29 июня в газете «Правда» появилась статья члена Политбюро ЦК ВКП(б) Андрея Жданова. В ней отмечалось, что англо–франкосоветские переговоры «зашли в тупик», поскольку Англия и Франция «не хотят равного договора с СССР». Именно Лондон и Париж затягивают переговоры, что «позволяет усомниться в искренности» этих стран, не желающих дать гарантии странам Прибалтики и стремящихся возложить на Советский Союз «всю тяжесть обязательств». Скорее всего, Англия и Франция хотят «лишь разговоров о договоре» с тем, чтобы облегчить себе путь для сделки с агрессором. Естественно, что без учёта советских интересов Москва не пойдёт на подписание договора, поскольку «не хочет быть игрушкой в руках людей, любящих загребать жар чужими руками»[746]
. В тот же день в выступлении министра иностранных дел Англии Эдуарда Галифакса прозвучала мысль о возможности переговоров с Германией по вопросам, которые «внушают миру тревогу». К этим вопросам он отнёс «колониальную проблему, вопрос о сырьё, торговых барьерах, “жизненном пространстве”, об ограничении вооружений и многое другое, что затрагивает европейцев»[747].1 июля в ходе переговоров с СССР Англия и Франция согласились дать гарантии странам Прибалтики, предложили перенести список гарантируемых держав в секретный протокол и дали свою формулировку «косвенной агрессии». В тот же день Москва намекнула Берлину, что «ничто не мешает Германии доказать серьёзность своего стремления улучшить свои отношения с СССР»[748]
. 3 июля Советский Союз отказался дать гарантии Нидерландам, Люксембургу и Швейцарии и выдвинул свою формулировку «косвенной агрессии». В тот же день Берлин предложил Москве договориться о будущих судьбах Польши и Литвы.4 июля СССР информировал Италию, что пойдёт на договор с Англией и Францией только тогда, когда они примут все советские условия, и вновь заявил, «что ничто не мешает германскому правительству доказать на деле серьёзность и искренность своего стремления улучшить отношения с СССР»[749]

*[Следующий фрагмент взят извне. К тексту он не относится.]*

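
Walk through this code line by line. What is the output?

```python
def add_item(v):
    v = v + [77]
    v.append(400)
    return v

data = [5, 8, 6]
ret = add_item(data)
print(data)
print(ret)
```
[5, 8, 6]
[5, 8, 6, 77, 400]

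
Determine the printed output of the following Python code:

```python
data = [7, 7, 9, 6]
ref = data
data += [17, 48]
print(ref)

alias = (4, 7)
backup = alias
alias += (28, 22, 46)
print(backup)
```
[7, 7, 9, 6, 17, 48]
(4, 7)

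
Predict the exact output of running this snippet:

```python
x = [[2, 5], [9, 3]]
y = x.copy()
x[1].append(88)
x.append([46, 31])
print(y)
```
[[2, 5], [9, 3, 88]]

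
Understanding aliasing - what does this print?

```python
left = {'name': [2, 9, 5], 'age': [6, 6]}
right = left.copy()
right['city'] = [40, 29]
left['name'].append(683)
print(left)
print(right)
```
{'name': [2, 9, 5, 683], 'age': [6, 6]}
{'name': [2, 9, 5, 683], 'age': [6, 6], 'city': [40, 29]}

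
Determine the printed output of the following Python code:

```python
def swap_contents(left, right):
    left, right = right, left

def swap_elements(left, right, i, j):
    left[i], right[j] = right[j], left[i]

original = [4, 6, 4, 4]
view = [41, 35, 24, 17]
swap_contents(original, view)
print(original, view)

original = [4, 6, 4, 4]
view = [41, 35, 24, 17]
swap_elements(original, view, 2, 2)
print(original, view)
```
[4, 6, 4, 4] [41, 35, 24, 17]
[4, 6, 24, 4] [41, 35, 4, 17]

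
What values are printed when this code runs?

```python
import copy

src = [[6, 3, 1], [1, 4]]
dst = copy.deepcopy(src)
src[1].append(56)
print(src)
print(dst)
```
[[6, 3, 1], [1, 4, 56]]
[[6, 3, 1], [1, 4]]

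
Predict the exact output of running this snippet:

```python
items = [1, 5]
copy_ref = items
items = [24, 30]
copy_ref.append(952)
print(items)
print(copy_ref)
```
[24, 30]
[1, 5, 952]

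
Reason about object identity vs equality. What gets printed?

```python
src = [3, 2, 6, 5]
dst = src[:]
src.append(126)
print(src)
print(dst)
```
[3, 2, 6, 5, 126]
[3, 2, 6, 5]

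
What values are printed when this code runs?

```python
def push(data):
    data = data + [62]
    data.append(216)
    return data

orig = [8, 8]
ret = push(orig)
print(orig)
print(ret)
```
[8, 8]
[8, 8, 62, 216]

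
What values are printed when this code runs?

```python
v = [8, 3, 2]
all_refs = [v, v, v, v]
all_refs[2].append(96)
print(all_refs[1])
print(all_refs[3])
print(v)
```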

. 7 июля Германия решила возобновить экономические контакты с Советским Союзом на советских условиях, о чем 10 июля было заявлено Москве. 8 июля Англия и Франция отметили, что договор в целом согласован, но началась дискуссия по советскому определению «косвенной агрессии», которое было 9 июля ещё более расширено. Одновременно Москва выразила готовность дать гарантии Нидерландам и Швейцарии при условии заключения двусторонних советско–польского и советско–турецкого договоров о взаимопомощи. 10 июля Англия решила попытаться достичь компромисса с СССР на базе взаимных уступок, но «обеспечить свободу рук, чтобы можно было заявить России, что мы не обязаны вступать в войну, так как мы не согласны с её интерпретацией фактов». Однако выяснилось, что Москва не идёт на уступки по этому вопросу и настаивает на одновременном заключении политического договора и военной конвенции, хотя и согласна на парафирование договора[750].Весной–летом 1939 г. Англия и Франция старались достичь соглашения с Германией, используя для давления на Берлин угрозу сближения с Советским Союзом. При этом они не желали иметь Москву в качестве равноправного партнёра. Как откровенно заявил 4 июля английский министр иностранных дел Галифакс, «наша главная цель в переговорах с СССР заключается в том, чтобы предотвратить установление Россией каких–либо связей с Германией»[751]
. Не случайно в конце июля 1939 г. Англия довела до сведения Германии, что переговоры с другими странами «являются лишь резервным средством для подлинного примирения с Германией и что эти связи отпадут, как только будет действительно достигнута единственно важная и достойная усилий цель — соглашение с Германией»[752]. Понятно, что Англия и Франция не собирались соглашаться с тем, что Советский Союз наряду с ними получит право определять, когда Германия действует как агрессор. Именно этим и объяснялась бесплодная дискуссия по вопросу об определении «косвенной агрессии». В итоге взаимной подозрительности и неуступчивости сторон англо–франко–советские переговоры к середине июля 1939 г. фактически провалились.